Em uma cultura centrada no Ego, como a que vivemos, essa velha estória Sufi permanece mais atual que nunca. De um lado, continuamos com essa velha ideia de que a pessoa dita “espiritualizada” é medida pelas dificuldades que passa, ou aparenta passar, em sua relação com o aspecto material.  Precisará mesmo ser alguém pobre para ter desenvolvido sua consciência pela via do sofrimento ou da privação? Será que as coisas materiais tem mesmo essa capacidade de iludir o verdadeiro “buscador” a ponto de, necessariamente, serem rejeitadas como uma prova ou tentação?

É claro que todos já conhecemos pessoas humildes que conseguiram altos níveis de consciência, mas isso não me parece uma obrigatoriedade, você, caro leitor, o que acha?

Particularmente, penso que uma pessoa que se realiza financeiramente tem muito mais facilidade de perceber que não é o material que explica e dá sentido a vida, justamente por possuir isso e não sentir-se “completa” e em sintonia com o mundo que a cerca.
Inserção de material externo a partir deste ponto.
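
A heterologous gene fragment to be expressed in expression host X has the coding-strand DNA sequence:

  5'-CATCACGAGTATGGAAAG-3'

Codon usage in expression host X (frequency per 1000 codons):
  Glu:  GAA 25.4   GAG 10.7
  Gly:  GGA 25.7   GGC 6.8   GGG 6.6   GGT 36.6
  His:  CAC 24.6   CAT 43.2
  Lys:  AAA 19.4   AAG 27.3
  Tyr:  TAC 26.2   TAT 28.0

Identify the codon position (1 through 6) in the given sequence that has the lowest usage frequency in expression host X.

Codon 1 CAT (His): 43.2 per 1000.
Codon 2 CAC (His): 24.6 per 1000.
Codon 3 GAG (Glu): 10.7 per 1000.
Codon 4 TAT (Tyr): 28.0 per 1000.
Codon 5 GGA (Gly): 25.7 per 1000.
Codon 6 AAG (Lys): 27.3 per 1000.
Lowest frequency is 10.7 at codon 3.

3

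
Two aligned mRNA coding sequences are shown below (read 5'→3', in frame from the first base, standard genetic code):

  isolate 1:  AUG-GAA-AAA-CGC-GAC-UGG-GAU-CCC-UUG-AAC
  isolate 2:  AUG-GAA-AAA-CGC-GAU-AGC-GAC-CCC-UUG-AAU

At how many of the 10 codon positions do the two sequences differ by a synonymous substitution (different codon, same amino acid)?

3

Codon 1: AUG Met / AUG Met — identical.
Codon 2: GAA Glu / GAA Glu — identical.
Codon 3: AAA Lys / AAA Lys — identical.
Codon 4: CGC Arg / CGC Arg — identical.
Codon 5: GAC Asp / GAU Asp — synonymous.
Codon 6: UGG Trp / AGC Ser — nonsynonymous.
Codon 7: GAU Asp / GAC Asp — synonymous.
Codon 8: CCC Pro / CCC Pro — identical.
Codon 9: UUG Leu / UUG Leu — identical.
Codon 10: AAC Asn / AAU Asn — synonymous.
Synonymous differences: 3.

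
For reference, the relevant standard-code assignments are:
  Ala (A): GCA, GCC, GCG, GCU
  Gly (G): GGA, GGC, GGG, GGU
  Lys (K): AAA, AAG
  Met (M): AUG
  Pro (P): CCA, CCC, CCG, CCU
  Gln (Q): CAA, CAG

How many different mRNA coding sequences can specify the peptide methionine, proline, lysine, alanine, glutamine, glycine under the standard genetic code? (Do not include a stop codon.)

256

Met: 1 codon.
Pro: 4 codons.
Lys: 2 codons.
Ala: 4 codons.
Gln: 2 codons.
Gly: 4 codons.
1 × 4 × 2 × 4 × 2 × 4 = 256.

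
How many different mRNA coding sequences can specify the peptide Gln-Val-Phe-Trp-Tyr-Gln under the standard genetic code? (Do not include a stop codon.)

64

Gln: 2 codons.
Val: 4 codons.
Phe: 2 codons.
Trp: 1 codon.
Tyr: 2 codons.
Gln: 2 codons.
2 × 4 × 2 × 1 × 2 × 2 = 64.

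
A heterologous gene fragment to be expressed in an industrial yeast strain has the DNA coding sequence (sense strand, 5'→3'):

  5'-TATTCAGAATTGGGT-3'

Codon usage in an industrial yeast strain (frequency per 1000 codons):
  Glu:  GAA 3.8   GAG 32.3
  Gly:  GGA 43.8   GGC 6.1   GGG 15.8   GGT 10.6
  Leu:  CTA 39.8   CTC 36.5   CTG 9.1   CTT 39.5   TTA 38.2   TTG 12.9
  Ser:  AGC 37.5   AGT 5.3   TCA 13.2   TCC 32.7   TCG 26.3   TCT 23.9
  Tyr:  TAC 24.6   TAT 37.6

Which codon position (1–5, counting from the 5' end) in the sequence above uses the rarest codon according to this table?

Codon 1 TAT (Tyr): 37.6 per 1000.
Codon 2 TCA (Ser): 13.2 per 1000.
Codon 3 GAA (Glu): 3.8 per 1000.
Codon 4 TTG (Leu): 12.9 per 1000.
Codon 5 GGT (Gly): 10.6 per 1000.
Lowest frequency is 3.8 at codon 3.

3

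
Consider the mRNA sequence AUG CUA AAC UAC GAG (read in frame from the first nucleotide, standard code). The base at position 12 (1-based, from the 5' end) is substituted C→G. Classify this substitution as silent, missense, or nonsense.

nonsense

Position 12 falls in codon 4: UAC → Tyr.
After the substitution the codon is UAG → Stop.
The new codon is a stop codon, so this is a nonsense mutation.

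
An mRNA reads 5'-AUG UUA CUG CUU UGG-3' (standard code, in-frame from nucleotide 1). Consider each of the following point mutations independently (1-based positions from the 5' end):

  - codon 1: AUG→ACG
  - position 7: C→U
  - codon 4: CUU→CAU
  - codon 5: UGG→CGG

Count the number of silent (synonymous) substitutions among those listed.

1

Codon 1: AUG (Met) → ACG (Thr) — missense.
Codon 3: CUG (Leu) → UUG (Leu) — synonymous.
Codon 4: CUU (Leu) → CAU (His) — missense.
Codon 5: UGG (Trp) → CGG (Arg) — missense.
Synonymous: 1 of 4.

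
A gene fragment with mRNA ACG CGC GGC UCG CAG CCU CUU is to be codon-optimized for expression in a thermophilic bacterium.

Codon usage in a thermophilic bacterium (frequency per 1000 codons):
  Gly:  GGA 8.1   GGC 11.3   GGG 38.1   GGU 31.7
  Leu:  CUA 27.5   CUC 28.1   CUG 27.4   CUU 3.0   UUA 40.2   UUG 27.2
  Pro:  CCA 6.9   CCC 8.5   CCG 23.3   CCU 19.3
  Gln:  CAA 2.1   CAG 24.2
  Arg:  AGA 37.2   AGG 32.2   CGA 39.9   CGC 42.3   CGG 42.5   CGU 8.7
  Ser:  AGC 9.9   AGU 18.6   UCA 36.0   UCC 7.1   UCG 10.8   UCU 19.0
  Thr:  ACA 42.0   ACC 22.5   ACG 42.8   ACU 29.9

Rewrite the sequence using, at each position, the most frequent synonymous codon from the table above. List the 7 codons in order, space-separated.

ACG CGG GGG UCA CAG CCG UUA

Codon 1 (Thr): best is ACG at 42.8.
Codon 2 (Arg): best is CGG at 42.5.
Codon 3 (Gly): best is GGG at 38.1.
Codon 4 (Ser): best is UCA at 36.0.
Codon 5 (Gln): best is CAG at 24.2.
Codon 6 (Pro): best is CCG at 23.3.
Codon 7 (Leu): best is UUA at 40.2.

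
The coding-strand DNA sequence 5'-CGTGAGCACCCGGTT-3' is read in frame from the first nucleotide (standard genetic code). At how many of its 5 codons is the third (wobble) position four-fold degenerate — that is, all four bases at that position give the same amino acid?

Codon 1 CGT (Arg): third position 4-fold.
Codon 2 GAG (Glu): third position 2-fold.
Codon 3 CAC (His): third position 2-fold.
Codon 4 CCG (Pro): third position 4-fold.
Codon 5 GTT (Val): third position 4-fold.
Four-fold degenerate third positions: 3.

3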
O que vemos, justamente por ser incentivado pela cultura dominante, é que os bens materiais nos trarão a total realização e completude. Justamente por se acreditar nisso, é que vemos as pessoas destruindo sua saúde para poder adquirir essas expressões de poder que dão status e reconhecimento.
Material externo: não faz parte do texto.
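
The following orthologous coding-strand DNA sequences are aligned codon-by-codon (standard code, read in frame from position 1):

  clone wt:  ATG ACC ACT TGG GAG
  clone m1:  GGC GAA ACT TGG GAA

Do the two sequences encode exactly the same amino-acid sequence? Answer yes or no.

Codon 1: ATG Met / GGC Gly — nonsynonymous.
Codon 2: ACC Thr / GAA Glu — nonsynonymous.
Codon 3: ACT Thr / ACT Thr — identical.
Codon 4: TGG Trp / TGG Trp — identical.
Codon 5: GAG Glu / GAA Glu — synonymous.
Nonsynonymous differences: 2 → different protein.

no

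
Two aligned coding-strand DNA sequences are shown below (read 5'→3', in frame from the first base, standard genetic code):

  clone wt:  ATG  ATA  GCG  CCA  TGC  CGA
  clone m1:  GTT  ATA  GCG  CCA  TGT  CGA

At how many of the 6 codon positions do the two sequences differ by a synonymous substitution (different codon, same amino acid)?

Codon 1: ATG Met / GTT Val — nonsynonymous.
Codon 2: ATA Ile / ATA Ile — identical.
Codon 3: GCG Ala / GCG Ala — identical.
Codon 4: CCA Pro / CCA Pro — identical.
Codon 5: TGC Cys / TGT Cys — synonymous.
Codon 6: CGA Arg / CGA Arg — identical.
Synonymous differences: 1.

1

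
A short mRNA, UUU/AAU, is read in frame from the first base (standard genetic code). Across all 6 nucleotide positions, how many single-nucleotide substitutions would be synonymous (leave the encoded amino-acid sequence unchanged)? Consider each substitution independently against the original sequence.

2

Codon 1 (UUU, Phe): 1 synonymous substitution.
Codon 2 (AAU, Asn): 1 synonymous substitution.
Total: 1 + 1 = 2.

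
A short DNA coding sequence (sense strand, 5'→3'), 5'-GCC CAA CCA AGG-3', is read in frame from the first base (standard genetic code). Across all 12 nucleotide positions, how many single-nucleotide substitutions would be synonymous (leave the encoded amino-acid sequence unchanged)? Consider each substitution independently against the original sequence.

Codon 1 (GCC, Ala): 3 synonymous substitutions.
Codon 2 (CAA, Gln): 1 synonymous substitution.
Codon 3 (CCA, Pro): 3 synonymous substitutions.
Codon 4 (AGG, Arg): 2 synonymous substitutions.
Total: 3 + 1 + 3 + 2 = 9.

9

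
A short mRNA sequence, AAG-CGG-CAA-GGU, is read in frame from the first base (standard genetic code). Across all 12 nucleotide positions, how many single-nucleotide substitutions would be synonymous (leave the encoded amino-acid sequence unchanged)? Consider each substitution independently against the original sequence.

Codon 1 (AAG, Lys): 1 synonymous substitution.
Codon 2 (CGG, Arg): 4 synonymous substitutions.
Codon 3 (CAA, Gln): 1 synonymous substitution.
Codon 4 (GGU, Gly): 3 synonymous substitutions.
Total: 1 + 4 + 1 + 3 = 9.

9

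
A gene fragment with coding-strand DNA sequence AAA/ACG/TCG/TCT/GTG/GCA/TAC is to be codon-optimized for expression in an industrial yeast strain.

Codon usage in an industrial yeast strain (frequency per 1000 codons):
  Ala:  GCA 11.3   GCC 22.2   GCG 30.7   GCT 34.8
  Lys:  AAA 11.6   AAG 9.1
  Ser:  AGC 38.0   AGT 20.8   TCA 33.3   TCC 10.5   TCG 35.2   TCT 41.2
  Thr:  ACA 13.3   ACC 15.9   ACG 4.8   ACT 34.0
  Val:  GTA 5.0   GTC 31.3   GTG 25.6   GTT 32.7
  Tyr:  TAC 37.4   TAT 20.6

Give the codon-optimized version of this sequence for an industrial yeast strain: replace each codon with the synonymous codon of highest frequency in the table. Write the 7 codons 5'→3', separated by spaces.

Codon 1 (Lys): best is AAA at 11.6.
Codon 2 (Thr): best is ACT at 34.0.
Codon 3 (Ser): best is TCT at 41.2.
Codon 4 (Ser): best is TCT at 41.2.
Codon 5 (Val): best is GTT at 32.7.
Codon 6 (Ala): best is GCT at 34.8.
Codon 7 (Tyr): best is TAC at 37.4.

AAA ACT TCT TCT GTT GCT TAC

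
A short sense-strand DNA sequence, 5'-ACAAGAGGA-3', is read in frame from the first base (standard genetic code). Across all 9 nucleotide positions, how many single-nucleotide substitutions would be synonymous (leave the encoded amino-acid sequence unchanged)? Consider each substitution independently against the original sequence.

8

Codon 1 (ACA, Thr): 3 synonymous substitutions.
Codon 2 (AGA, Arg): 2 synonymous substitutions.
Codon 3 (GGA, Gly): 3 synonymous substitutions.
Total: 3 + 2 + 3 = 8.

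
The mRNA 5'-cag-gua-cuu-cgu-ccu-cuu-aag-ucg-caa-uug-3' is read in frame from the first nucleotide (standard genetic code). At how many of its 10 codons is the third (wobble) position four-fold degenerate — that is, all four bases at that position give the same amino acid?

6

Codon 1 CAG (Gln): third position 2-fold.
Codon 2 GUA (Val): third position 4-fold.
Codon 3 CUU (Leu): third position 4-fold.
Codon 4 CGU (Arg): third position 4-fold.
Codon 5 CCU (Pro): third position 4-fold.
Codon 6 CUU (Leu): third position 4-fold.
Codon 7 AAG (Lys): third position 2-fold.
Codon 8 UCG (Ser): third position 4-fold.
Codon 9 CAA (Gln): third position 2-fold.
Codon 10 UUG (Leu): third position 2-fold.
Four-fold degenerate third positions: 6.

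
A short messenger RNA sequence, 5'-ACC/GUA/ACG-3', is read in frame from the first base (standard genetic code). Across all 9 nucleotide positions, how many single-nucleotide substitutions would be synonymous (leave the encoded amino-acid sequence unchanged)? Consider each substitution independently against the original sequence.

9

Codon 1 (ACC, Thr): 3 synonymous substitutions.
Codon 2 (GUA, Val): 3 synonymous substitutions.
Codon 3 (ACG, Thr): 3 synonymous substitutions.
Total: 3 + 3 + 3 = 9.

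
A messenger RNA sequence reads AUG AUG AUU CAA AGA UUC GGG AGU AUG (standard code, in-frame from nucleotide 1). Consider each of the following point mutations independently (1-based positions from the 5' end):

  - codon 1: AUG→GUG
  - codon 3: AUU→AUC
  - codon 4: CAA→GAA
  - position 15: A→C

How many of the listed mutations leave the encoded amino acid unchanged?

1

Codon 1: AUG (Met) → GUG (Val) — missense.
Codon 3: AUU (Ile) → AUC (Ile) — synonymous.
Codon 4: CAA (Gln) → GAA (Glu) — missense.
Codon 5: AGA (Arg) → AGC (Ser) — missense.
Synonymous: 1 of 4.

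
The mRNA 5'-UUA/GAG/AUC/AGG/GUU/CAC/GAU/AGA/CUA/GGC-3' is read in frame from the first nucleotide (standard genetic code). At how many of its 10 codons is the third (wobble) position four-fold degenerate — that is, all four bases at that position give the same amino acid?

3

Codon 1 UUA (Leu): third position 2-fold.
Codon 2 GAG (Glu): third position 2-fold.
Codon 3 AUC (Ile): third position 3-fold.
Codon 4 AGG (Arg): third position 2-fold.
Codon 5 GUU (Val): third position 4-fold.
Codon 6 CAC (His): third position 2-fold.
Codon 7 GAU (Asp): third position 2-fold.
Codon 8 AGA (Arg): third position 2-fold.
Codon 9 CUA (Leu): third position 4-fold.
Codon 10 GGC (Gly): third position 4-fold.
Four-fold degenerate third positions: 3.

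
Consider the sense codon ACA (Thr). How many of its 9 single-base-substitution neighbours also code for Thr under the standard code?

Position 1: none → 0 synonymous.
Position 2: none → 0 synonymous.
Position 3: ACT, ACC, ACG → 3 synonymous.
Total: 0 + 0 + 3 = 3.

3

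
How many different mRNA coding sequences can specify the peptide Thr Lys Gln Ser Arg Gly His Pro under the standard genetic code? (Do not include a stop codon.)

Thr: 4 codons.
Lys: 2 codons.
Gln: 2 codons.
Ser: 6 codons.
Arg: 6 codons.
Gly: 4 codons.
His: 2 codons.
Pro: 4 codons.
4 × 2 × 2 × 6 × 6 × 4 × 2 × 4 = 18432.

18432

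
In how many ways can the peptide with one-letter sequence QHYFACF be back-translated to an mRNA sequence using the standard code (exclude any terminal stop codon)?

Gln: 2 codons.
His: 2 codons.
Tyr: 2 codons.
Phe: 2 codons.
Ala: 4 codons.
Cys: 2 codons.
Phe: 2 codons.
2 × 2 × 2 × 2 × 4 × 2 × 2 = 256.

256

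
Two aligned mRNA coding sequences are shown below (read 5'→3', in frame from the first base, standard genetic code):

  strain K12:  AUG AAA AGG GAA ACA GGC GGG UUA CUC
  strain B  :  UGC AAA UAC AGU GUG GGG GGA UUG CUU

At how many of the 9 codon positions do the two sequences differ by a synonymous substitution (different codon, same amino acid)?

Codon 1: AUG Met / UGC Cys — nonsynonymous.
Codon 2: AAA Lys / AAA Lys — identical.
Codon 3: AGG Arg / UAC Tyr — nonsynonymous.
Codon 4: GAA Glu / AGU Ser — nonsynonymous.
Codon 5: ACA Thr / GUG Val — nonsynonymous.
Codon 6: GGC Gly / GGG Gly — synonymous.
Codon 7: GGG Gly / GGA Gly — synonymous.
Codon 8: UUA Leu / UUG Leu — synonymous.
Codon 9: CUC Leu / CUU Leu — synonymous.
Synonymous differences: 4.

4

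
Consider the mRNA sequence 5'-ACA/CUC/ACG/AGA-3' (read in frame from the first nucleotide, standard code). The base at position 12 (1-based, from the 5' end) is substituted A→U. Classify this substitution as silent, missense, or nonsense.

missense

Position 12 falls in codon 4: AGA → Arg.
After the substitution the codon is AGU → Ser.
Arg ≠ Ser, so this is a missense mutation.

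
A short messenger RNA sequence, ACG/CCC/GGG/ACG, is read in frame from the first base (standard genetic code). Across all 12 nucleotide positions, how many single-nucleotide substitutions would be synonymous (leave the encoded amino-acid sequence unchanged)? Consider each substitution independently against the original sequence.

Codon 1 (ACG, Thr): 3 synonymous substitutions.
Codon 2 (CCC, Pro): 3 synonymous substitutions.
Codon 3 (GGG, Gly): 3 synonymous substitutions.
Codon 4 (ACG, Thr): 3 synonymous substitutions.
Total: 3 + 3 + 3 + 3 = 12.

12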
Só existe mesmo o desapego quando ele é real e não uma divagação que fica bonito de se dizer, buscando uma imagem perante os demais de que traga essa aura espiritual, como um guru. Para poder se dizer desapegado a condição inicial é poder ter o objeto em questão. Os próprio sufis dizem que por ser esse mundo material, devemos mostrar nossa competência também nesse aspecto, mas que, se por ventura tudo for perdido, seja pelo motivo que for, tudo poderá ser reconquistado, não sendo, portanto, motivo para grandes tristezas. Essa relativização da materialidade é uma concepção que se adéqua muito bem aos nossos tempos, apesar de muito antiga.

Nessa bela estória, Rabia coloca o ego de Hasan no seu lugar, mostrando como ele havia perdido a direção, achando que se pudesse andar sobre a água isso representaria uma grande evolução se diferenciando dos demais. Puro ego! Para ele, conseguir esse feito representava uma grande conquista e a Mestre mostrou que ele havia, na realidade, involuído, já que um simples peixe era capaz de tal “façanha”.
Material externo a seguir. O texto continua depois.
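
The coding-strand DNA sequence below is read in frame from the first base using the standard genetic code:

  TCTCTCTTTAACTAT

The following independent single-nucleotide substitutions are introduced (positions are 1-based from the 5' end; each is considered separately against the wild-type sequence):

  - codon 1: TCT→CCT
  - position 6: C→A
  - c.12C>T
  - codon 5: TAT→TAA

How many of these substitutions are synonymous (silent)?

Codon 1: TCT (Ser) → CCT (Pro) — missense.
Codon 2: CTC (Leu) → CTA (Leu) — synonymous.
Codon 4: AAC (Asn) → AAT (Asn) — synonymous.
Codon 5: TAT (Tyr) → TAA (Stop) — nonsense.
Synonymous: 2 of 4.

2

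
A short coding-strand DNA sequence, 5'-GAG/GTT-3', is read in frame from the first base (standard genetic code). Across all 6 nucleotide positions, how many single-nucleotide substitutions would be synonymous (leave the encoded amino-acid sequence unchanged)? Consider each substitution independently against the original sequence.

4

Codon 1 (GAG, Glu): 1 synonymous substitution.
Codon 2 (GTT, Val): 3 synonymous substitutions.
Total: 1 + 3 = 4.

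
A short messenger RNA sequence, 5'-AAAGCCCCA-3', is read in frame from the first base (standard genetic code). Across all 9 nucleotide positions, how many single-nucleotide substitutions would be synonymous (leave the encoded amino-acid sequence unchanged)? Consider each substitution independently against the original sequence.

7

Codon 1 (AAA, Lys): 1 synonymous substitution.
Codon 2 (GCC, Ala): 3 synonymous substitutions.
Codon 3 (CCA, Pro): 3 synonymous substitutions.
Total: 1 + 3 + 3 = 7.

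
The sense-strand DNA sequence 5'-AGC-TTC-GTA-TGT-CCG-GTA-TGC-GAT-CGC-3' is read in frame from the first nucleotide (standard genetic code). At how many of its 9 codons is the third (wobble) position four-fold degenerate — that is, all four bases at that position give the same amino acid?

4

Codon 1 AGC (Ser): third position 2-fold.
Codon 2 TTC (Phe): third position 2-fold.
Codon 3 GTA (Val): third position 4-fold.
Codon 4 TGT (Cys): third position 2-fold.
Codon 5 CCG (Pro): third position 4-fold.
Codon 6 GTA (Val): third position 4-fold.
Codon 7 TGC (Cys): third position 2-fold.
Codon 8 GAT (Asp): third position 2-fold.
Codon 9 CGC (Arg): third position 4-fold.
Four-fold degenerate third positions: 4.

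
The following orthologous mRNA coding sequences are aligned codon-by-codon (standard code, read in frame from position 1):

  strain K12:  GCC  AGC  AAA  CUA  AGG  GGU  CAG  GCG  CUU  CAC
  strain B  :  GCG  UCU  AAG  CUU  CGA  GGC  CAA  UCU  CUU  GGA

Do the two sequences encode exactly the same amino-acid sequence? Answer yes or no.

Codon 1: GCC Ala / GCG Ala — synonymous.
Codon 2: AGC Ser / UCU Ser — synonymous.
Codon 3: AAA Lys / AAG Lys — synonymous.
Codon 4: CUA Leu / CUU Leu — synonymous.
Codon 5: AGG Arg / CGA Arg — synonymous.
Codon 6: GGU Gly / GGC Gly — synonymous.
Codon 7: CAG Gln / CAA Gln — synonymous.
Codon 8: GCG Ala / UCU Ser — nonsynonymous.
Codon 9: CUU Leu / CUU Leu — identical.
Codon 10: CAC His / GGA Gly — nonsynonymous.
Nonsynonymous differences: 2 → different protein.

no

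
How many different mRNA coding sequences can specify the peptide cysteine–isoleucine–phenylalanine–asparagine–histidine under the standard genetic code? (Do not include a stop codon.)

48

Cys: 2 codons.
Ile: 3 codons.
Phe: 2 codons.
Asn: 2 codons.
His: 2 codons.
2 × 3 × 2 × 2 × 2 = 48.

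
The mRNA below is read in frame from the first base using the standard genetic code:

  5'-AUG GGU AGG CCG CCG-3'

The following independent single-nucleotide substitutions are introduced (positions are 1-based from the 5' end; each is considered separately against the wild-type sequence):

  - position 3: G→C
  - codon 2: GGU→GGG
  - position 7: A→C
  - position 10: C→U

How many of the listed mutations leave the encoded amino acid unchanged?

Codon 1: AUG (Met) → AUC (Ile) — missense.
Codon 2: GGU (Gly) → GGG (Gly) — synonymous.
Codon 3: AGG (Arg) → CGG (Arg) — synonymous.
Codon 4: CCG (Pro) → UCG (Ser) — missense.
Synonymous: 2 of 4.

2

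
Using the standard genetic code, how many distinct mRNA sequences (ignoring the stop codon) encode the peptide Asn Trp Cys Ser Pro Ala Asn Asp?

Asn: 2 codons.
Trp: 1 codon.
Cys: 2 codons.
Ser: 6 codons.
Pro: 4 codons.
Ala: 4 codons.
Asn: 2 codons.
Asp: 2 codons.
2 × 1 × 2 × 6 × 4 × 4 × 2 × 2 = 1536.

1536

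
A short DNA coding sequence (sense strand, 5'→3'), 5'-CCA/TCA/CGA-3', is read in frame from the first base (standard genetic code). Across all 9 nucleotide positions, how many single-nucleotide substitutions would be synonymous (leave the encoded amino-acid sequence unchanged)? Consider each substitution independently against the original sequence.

10

Codon 1 (CCA, Pro): 3 synonymous substitutions.
Codon 2 (TCA, Ser): 3 synonymous substitutions.
Codon 3 (CGA, Arg): 4 synonymous substitutions.
Total: 3 + 3 + 4 = 10.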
Conheço pessoas muito evoluídas espiritualmente que vivem com conforto, frequentam restaurantes e viajam pelo mundo. Para mim, sem tirar o mérito das demais, isso é a espiritualidade do século XXI. E é muito importante ressaltar que não há nada de errado, que de vez em quando, elas não possam ter seus momentos de raiva, medo e angústia. A diferença é que essas pessoas sabem muito bem a diferença entre o que elas realmente são e o corpo que elas habitam, muito ligado a esses sentimentos. Justamente por isso, logo conseguem trazer-se de volta ao equilíbrio.

Ser Humano compreende saber-se habitando um corpo que faz parte dessa natureza e que, como o de qualquer animal, busca sobreviver e tem o medo como norma. Afinal, é justamente lidando diretamente com esses sentimentos nada nobres que, ao observá-los, vamos conseguindo lidar melhor com eles.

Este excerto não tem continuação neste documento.